Davalı Hazine vekilinin (A) harfli taşınmaz bölümü yönünden temyiz itirazlarına gelince; Mahkemece (A) harfiyle gösterilen taşınmaz yönünden işin esasına girilerek yazılı şekilde hüküm kurulmuş ise de verilen karar usul ve yasaya uygun bulunmamaktadır. Yargılama sırasında dava konusu (A) harfli 6.115,61m2 yüz ölçümlü bölümün 3402 sayılı Kadastro Kanunu'nun geçici 8. maddesi kapsamında yörede yapılan kadastro çalışmaları sonucunda 07.10.2021 tarihinde Devletin hüküm ve tasarrufu altında ve ekonomik yarar sağlanması mümkün yerlerden olduğu gerekçesiyle Murat Nehri, dere, 240 ada 1 parsel ve 240 ada 2 parsel sayılı taşınmazlar ile çevrili olduğu belirtilerek senetsizden Hazine adına 6.791,96 m2 yüz ölçümlü tarla vasfıyla tespit edilen 240 ada 3 parsel sayılı taşınmaz içerisinde kaldığı ve askı ilan süresi içerisinde itiraz edilmeksizin 02.12.2021 tarihinde Hazine adına tescil edildiği, kadastro tutanağı ve harita plan örneğinin gönderildiği, Bingöl Kadastro Müdürlüğünün 02.09.2024 tarihli cevabı yazısında da dava konusu (A) harfli taşınmazın, hakkında kadastro tutanağı düzenlenen 240 ada 3 parsel ile aynı yeri kapsadığının bildirildiği anlaşılmış olup bilindiği üzere 3402 sayılı Kadastro Kanunu'nun 27. maddesinde mahalli hukuk mahkemelerinde görülmekte olan kadastro ile ilgili ve henüz kesinleşmemiş bulunan taşınmaz mala ilişkin davalar hakkında o taşınmaz mal için kadastro tutanağı düzenlendiği tarihte bu mahkemelerin görevinin sona ereceği ve davalara ait dosyaların mahkemesine re'sen devrolunacağı düzenlenmiştir. Görev kamu düzeninden olup yargılamanın her aşamasında re'sen gözetilir.
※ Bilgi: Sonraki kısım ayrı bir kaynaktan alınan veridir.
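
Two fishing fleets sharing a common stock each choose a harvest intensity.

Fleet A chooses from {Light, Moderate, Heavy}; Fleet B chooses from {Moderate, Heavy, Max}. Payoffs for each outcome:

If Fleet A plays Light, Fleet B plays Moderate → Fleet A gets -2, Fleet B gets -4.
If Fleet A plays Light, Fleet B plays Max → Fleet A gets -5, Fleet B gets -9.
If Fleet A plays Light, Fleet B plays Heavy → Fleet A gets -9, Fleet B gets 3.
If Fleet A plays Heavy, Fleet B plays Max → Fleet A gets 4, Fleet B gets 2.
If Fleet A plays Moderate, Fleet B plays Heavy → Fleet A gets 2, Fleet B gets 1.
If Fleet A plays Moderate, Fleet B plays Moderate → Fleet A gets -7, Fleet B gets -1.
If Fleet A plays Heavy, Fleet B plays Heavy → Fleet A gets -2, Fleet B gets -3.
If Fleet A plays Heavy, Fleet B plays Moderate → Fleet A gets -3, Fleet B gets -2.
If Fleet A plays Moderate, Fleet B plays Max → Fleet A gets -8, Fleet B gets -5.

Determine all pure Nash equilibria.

(Light, Moderate): Fleet B can switch to Heavy (-4 → 3). Not NE.
(Light, Heavy): Fleet A can switch to Moderate (-9 → 2). Not NE.
(Light, Max): Fleet A can switch to Heavy (-5 → 4). Not NE.
(Moderate, Moderate): Fleet A can switch to Light (-7 → -2). Not NE.
(Moderate, Heavy): Fleet A gets 2, best alternative -2; Fleet B gets 1, best alternative -1. No profitable deviation — NE.
(Moderate, Max): Fleet A can switch to Light (-8 → -5). Not NE.
(Heavy, Moderate): Fleet A can switch to Light (-3 → -2). Not NE.
(Heavy, Max): Fleet A gets 4, best alternative -5; Fleet B gets 2, best alternative -2. No profitable deviation — NE.
(The remaining 1 profile has a profitable deviation by the same check.)

Pure-strategy Nash equilibria: (Moderate, Heavy), (Heavy, Max)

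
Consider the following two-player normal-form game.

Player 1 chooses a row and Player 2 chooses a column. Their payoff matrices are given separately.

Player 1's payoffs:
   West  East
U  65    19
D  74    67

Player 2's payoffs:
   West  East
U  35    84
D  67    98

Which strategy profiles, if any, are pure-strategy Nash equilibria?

The unique pure-strategy Nash equilibrium is (D, East).

Player 1 against West: payoffs 65, 74 → best response D.
Player 1 against East: payoffs 19, 67 → best response D.
Player 2 against U: payoffs 35, 84 → best response East.
Player 2 against D: payoffs 67, 98 → best response East.
Mutual best responses: (D, East).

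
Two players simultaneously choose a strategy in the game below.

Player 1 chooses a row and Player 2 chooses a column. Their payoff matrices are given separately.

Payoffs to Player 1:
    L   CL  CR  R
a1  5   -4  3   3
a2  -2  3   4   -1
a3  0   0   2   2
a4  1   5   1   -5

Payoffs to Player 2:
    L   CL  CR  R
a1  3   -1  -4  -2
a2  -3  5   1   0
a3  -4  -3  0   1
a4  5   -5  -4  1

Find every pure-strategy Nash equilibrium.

(a1, L)

Mark each player's best response to every combination of opponents' strategies; a profile where every player is best-responding is a pure Nash equilibrium.
Player 1 against L: payoffs 5, -2, 0, 1 → best response a1.
Player 1 against CL: payoffs -4, 3, 0, 5 → best response a4.
Player 1 against CR: payoffs 3, 4, 2, 1 → best response a2.
Player 1 against R: payoffs 3, -1, 2, -5 → best response a1.
Player 2 against a1: payoffs 3, -1, -4, -2 → best response L.
Player 2 against a2: payoffs -3, 5, 1, 0 → best response CL.
Player 2 against a3: payoffs -4, -3, 0, 1 → best response R.
Player 2 against a4: payoffs 5, -5, -4, 1 → best response L.
Mutual best responses: (a1, L).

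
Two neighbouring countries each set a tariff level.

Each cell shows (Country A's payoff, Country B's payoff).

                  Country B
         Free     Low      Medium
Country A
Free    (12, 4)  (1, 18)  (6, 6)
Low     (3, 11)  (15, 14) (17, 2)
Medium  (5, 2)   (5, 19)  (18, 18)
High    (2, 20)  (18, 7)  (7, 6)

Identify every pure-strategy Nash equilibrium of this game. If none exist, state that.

(Free, Free): Country B can switch to Low (4 → 18). Not NE.
(Free, Low): Country A can switch to Low (1 → 15). Not NE.
(Free, Medium): Country A can switch to Low (6 → 17). Not NE.
(Low, Free): Country A can switch to Free (3 → 12). Not NE.
(Low, Low): Country A can switch to High (15 → 18). Not NE.
(Low, Medium): Country A can switch to Medium (17 → 18). Not NE.
(Medium, Free): Country A can switch to Free (5 → 12). Not NE.
(Medium, Low): Country A can switch to Low (5 → 15). Not NE.
(Medium, Medium): Country B can switch to Low (18 → 19). Not NE.
(High, Free): Country A can switch to Free (2 → 12). Not NE.
(High, Low): Country B can switch to Free (7 → 20). Not NE.
(High, Medium): Country A can switch to Low (7 → 17). Not NE.

There is no pure-strategy Nash equilibrium.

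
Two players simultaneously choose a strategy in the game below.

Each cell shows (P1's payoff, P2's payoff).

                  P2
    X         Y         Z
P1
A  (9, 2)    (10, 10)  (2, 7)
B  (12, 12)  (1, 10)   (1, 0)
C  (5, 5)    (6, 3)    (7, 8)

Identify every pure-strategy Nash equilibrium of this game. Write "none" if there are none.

P1 against X: payoffs 9, 12, 5 → best response B.
P1 against Y: payoffs 10, 1, 6 → best response A.
P1 against Z: payoffs 2, 1, 7 → best response C.
P2 against A: payoffs 2, 10, 7 → best response Y.
P2 against B: payoffs 12, 10, 0 → best response X.
P2 against C: payoffs 5, 3, 8 → best response Z.
Mutual best responses: (A, Y); (B, X); (C, Z).

(A, Y) and (B, X) and (C, Z)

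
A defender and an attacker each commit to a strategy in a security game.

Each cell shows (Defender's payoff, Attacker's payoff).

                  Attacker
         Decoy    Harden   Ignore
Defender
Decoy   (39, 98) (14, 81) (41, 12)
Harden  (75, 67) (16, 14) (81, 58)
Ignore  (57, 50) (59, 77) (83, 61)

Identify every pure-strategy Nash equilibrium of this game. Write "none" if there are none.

For each strategy profile, look for a profitable unilateral deviation.
(Decoy, Decoy): Defender can switch to Harden (39 → 75). Not NE.
(Decoy, Harden): Defender can switch to Harden (14 → 16). Not NE.
(Decoy, Ignore): Defender can switch to Harden (41 → 81). Not NE.
(Harden, Decoy): Defender gets 75, best alternative 57; Attacker gets 67, best alternative 58. No profitable deviation — NE.
(Harden, Harden): Defender can switch to Ignore (16 → 59). Not NE.
(Harden, Ignore): Defender can switch to Ignore (81 → 83). Not NE.
(Ignore, Decoy): Defender can switch to Harden (57 → 75). Not NE.
(Ignore, Harden): Defender gets 59, best alternative 16; Attacker gets 77, best alternative 61. No profitable deviation — NE.
(Ignore, Ignore): Attacker can switch to Harden (61 → 77). Not NE.

(Harden, Decoy) and (Ignore, Harden)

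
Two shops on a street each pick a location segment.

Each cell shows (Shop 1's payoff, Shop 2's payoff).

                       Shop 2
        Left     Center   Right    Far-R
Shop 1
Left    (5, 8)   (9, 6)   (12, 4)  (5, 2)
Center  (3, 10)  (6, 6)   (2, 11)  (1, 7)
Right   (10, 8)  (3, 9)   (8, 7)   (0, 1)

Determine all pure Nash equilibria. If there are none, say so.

Shop 1 against Left: payoffs 5, 3, 10 → best response Right.
Shop 1 against Center: payoffs 9, 6, 3 → best response Left.
Shop 1 against Right: payoffs 12, 2, 8 → best response Left.
Shop 1 against Far-R: payoffs 5, 1, 0 → best response Left.
Shop 2 against Left: payoffs 8, 6, 4, 2 → best response Left.
Shop 2 against Center: payoffs 10, 6, 11, 7 → best response Right.
Shop 2 against Right: payoffs 8, 9, 7, 1 → best response Center.
No profile is a mutual best response for all players.

No pure-strategy Nash equilibrium.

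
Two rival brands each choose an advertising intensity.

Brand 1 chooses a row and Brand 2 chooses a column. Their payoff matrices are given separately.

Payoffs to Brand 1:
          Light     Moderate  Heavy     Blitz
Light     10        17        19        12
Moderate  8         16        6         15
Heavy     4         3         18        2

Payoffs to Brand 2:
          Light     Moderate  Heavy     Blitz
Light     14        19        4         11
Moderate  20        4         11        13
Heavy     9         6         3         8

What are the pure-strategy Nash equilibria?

For each strategy profile, look for a profitable unilateral deviation.
(Light, Light): Brand 2 can switch to Moderate (14 → 19). Not NE.
(Light, Moderate): Brand 1 gets 17, best alternative 16; Brand 2 gets 19, best alternative 14. No profitable deviation — NE.
(Light, Heavy): Brand 2 can switch to Light (4 → 14). Not NE.
(Light, Blitz): Brand 1 can switch to Moderate (12 → 15). Not NE.
(Moderate, Light): Brand 1 can switch to Light (8 → 10). Not NE.
(Moderate, Moderate): Brand 1 can switch to Light (16 → 17). Not NE.
(Moderate, Heavy): Brand 1 can switch to Light (6 → 19). Not NE.
(Moderate, Blitz): Brand 2 can switch to Light (13 → 20). Not NE.
(Heavy, Light): Brand 1 can switch to Light (4 → 10). Not NE.
(Heavy, Moderate): Brand 1 can switch to Light (3 → 17). Not NE.
(Heavy, Heavy): Brand 1 can switch to Light (18 → 19). Not NE.
(The remaining 1 profile has a profitable deviation by the same check.)

The unique pure-strategy Nash equilibrium is (Light, Moderate).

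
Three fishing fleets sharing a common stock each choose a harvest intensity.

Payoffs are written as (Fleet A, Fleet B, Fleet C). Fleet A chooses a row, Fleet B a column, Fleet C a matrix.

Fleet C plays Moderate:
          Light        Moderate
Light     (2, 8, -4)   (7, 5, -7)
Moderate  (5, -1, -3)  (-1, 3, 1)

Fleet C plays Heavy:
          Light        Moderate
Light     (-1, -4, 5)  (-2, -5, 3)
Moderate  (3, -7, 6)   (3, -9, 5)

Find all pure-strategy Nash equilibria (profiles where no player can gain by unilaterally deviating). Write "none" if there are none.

(Light, Light, Moderate): Fleet A can switch to Moderate (2 → 5). Not NE.
(Light, Light, Heavy): Fleet A can switch to Moderate (-1 → 3). Not NE.
(Light, Moderate, Moderate): Fleet B can switch to Light (5 → 8). Not NE.
(Light, Moderate, Heavy): Fleet A can switch to Moderate (-2 → 3). Not NE.
(Moderate, Light, Moderate): Fleet B can switch to Moderate (-1 → 3). Not NE.
(Moderate, Light, Heavy): Fleet A gets 3, best alternative -1; Fleet B gets -7, best alternative -9; Fleet C gets 6, best alternative -3. No profitable deviation — NE.
(Moderate, Moderate, Moderate): Fleet A can switch to Light (-1 → 7). Not NE.
(The remaining 1 profile has a profitable deviation by the same check.)

The unique pure-strategy Nash equilibrium is (Moderate, Light, Heavy).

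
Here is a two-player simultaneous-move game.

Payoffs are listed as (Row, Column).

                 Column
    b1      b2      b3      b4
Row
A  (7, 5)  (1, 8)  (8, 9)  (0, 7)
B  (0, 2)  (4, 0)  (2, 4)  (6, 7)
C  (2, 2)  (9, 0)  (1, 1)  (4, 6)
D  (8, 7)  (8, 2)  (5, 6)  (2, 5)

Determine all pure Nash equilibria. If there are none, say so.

(A, b3), (B, b4), (D, b1)

(A, b1): Row can switch to D (7 → 8). Not NE.
(A, b2): Row can switch to B (1 → 4). Not NE.
(A, b3): Row gets 8, best alternative 5; Column gets 9, best alternative 8. No profitable deviation — NE.
(A, b4): Row can switch to B (0 → 6). Not NE.
(B, b1): Row can switch to A (0 → 7). Not NE.
(B, b2): Row can switch to C (4 → 9). Not NE.
(B, b3): Row can switch to A (2 → 8). Not NE.
(B, b4): Row gets 6, best alternative 4; Column gets 7, best alternative 4. No profitable deviation — NE.
(C, b1): Row can switch to A (2 → 7). Not NE.
(C, b2): Column can switch to b1 (0 → 2). Not NE.
(C, b3): Row can switch to A (1 → 8). Not NE.
(C, b4): Row can switch to B (4 → 6). Not NE.
(D, b1): Row gets 8, best alternative 7; Column gets 7, best alternative 6. No profitable deviation — NE.
(The remaining 3 profiles each have a profitable deviation by the same check.)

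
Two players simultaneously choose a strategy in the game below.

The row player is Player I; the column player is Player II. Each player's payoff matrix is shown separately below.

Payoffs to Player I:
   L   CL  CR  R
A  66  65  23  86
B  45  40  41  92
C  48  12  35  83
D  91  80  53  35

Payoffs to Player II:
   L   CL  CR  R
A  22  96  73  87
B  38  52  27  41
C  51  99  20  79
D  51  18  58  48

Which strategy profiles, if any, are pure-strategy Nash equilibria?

Pure NE: (D, CR)

(A, L): Player I can switch to D (66 → 91). Not NE.
(A, CL): Player I can switch to D (65 → 80). Not NE.
(A, CR): Player I can switch to B (23 → 41). Not NE.
(A, R): Player I can switch to B (86 → 92). Not NE.
(B, L): Player I can switch to A (45 → 66). Not NE.
(B, CL): Player I can switch to A (40 → 65). Not NE.
(B, CR): Player I can switch to D (41 → 53). Not NE.
(B, R): Player II can switch to CL (41 → 52). Not NE.
(D, CR): Player I gets 53, best alternative 41; Player II gets 58, best alternative 51. No profitable deviation — NE.
(The remaining 7 profiles each have a profitable deviation by the same check.)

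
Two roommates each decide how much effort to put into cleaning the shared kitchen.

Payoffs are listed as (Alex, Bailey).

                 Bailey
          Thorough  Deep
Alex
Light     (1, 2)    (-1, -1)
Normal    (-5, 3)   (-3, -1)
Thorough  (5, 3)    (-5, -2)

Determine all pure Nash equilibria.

(Light, Thorough): Alex can switch to Thorough (1 → 5). Not NE.
(Light, Deep): Bailey can switch to Thorough (-1 → 2). Not NE.
(Normal, Thorough): Alex can switch to Light (-5 → 1). Not NE.
(Normal, Deep): Alex can switch to Light (-3 → -1). Not NE.
(Thorough, Thorough): Alex gets 5, best alternative 1; Bailey gets 3, best alternative -2. No profitable deviation — NE.
(Thorough, Deep): Alex can switch to Light (-5 → -1). Not NE.

Pure NE: (Thorough, Thorough)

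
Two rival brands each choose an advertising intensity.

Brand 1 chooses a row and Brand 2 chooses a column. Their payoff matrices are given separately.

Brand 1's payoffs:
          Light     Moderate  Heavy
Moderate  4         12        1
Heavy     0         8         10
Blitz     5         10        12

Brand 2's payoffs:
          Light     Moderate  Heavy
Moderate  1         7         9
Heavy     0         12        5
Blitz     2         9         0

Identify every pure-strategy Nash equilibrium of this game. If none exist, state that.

No pure-strategy Nash equilibrium.

(Moderate, Light): Brand 1 can switch to Blitz (4 → 5). Not NE.
(Moderate, Moderate): Brand 2 can switch to Heavy (7 → 9). Not NE.
(Moderate, Heavy): Brand 1 can switch to Heavy (1 → 10). Not NE.
(Heavy, Light): Brand 1 can switch to Moderate (0 → 4). Not NE.
(Heavy, Moderate): Brand 1 can switch to Moderate (8 → 12). Not NE.
(Heavy, Heavy): Brand 1 can switch to Blitz (10 → 12). Not NE.
(Blitz, Light): Brand 2 can switch to Moderate (2 → 9). Not NE.
(Blitz, Moderate): Brand 1 can switch to Moderate (10 → 12). Not NE.
(Blitz, Heavy): Brand 2 can switch to Light (0 → 2). Not NE.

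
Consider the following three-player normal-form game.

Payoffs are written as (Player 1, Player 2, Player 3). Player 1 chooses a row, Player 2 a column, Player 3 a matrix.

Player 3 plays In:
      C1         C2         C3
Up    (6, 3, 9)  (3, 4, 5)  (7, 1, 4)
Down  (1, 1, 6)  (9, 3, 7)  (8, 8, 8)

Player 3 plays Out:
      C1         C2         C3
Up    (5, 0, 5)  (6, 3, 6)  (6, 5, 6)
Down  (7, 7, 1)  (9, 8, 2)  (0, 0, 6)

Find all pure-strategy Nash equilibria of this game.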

Hal böyle olunca; (A) harfli dava konusu taşınmaz bakımından görevsizlik kararı verilerek dosyanın (A) harfli taşınmaz bölümü yönünden re'sen Kadastro Mahkemesine aktarılması gerekirken yazılı şekilde hüküm kurulması isabetsiz olup fen bilirkişisi raporunda (A) harfiyle gösterilen taşınmaz yönünden davalı Hazine vekilinin temyiz itirazlarının kabulü ile hükmün (A) harfli taşınmaz yönünden bozulmasına karar vermek gerekmiştir.
VI.KARAR
Açıklanan sebeplerle;
Davalı Hazine vekilinin (C) harfli taşınmaz hakkındaki temyiz itirazlarının reddi ile hükmün (C) harfli taşınmaz yönünden ONANMASINA,
Davalı Hazine vekilinin (A) harfli taşınmaz hakkındaki temyiz itirazlarının kabulü ile hükmün (A) harfli taşınmaz yönünden 6100 sayılı HMK'nın geçici 3. maddesi yollamasıyla 1086 sayılı HUMK'un 428. maddesi uyarınca BOZULMASINA,
Temyiz eden davalı Hazine harçtan muaf bulunduğundan bu hususta karar verilmesine yer olmadığına,
Dosyanın Mahkemesine gönderilmesine,
1086 sayılı HUMK'un 440/Ill-1. maddesi uyarınca karar düzeltme yolu kapalı olmak üzere,
28.11.2024 tarihinde oybirliği ile karar verildi.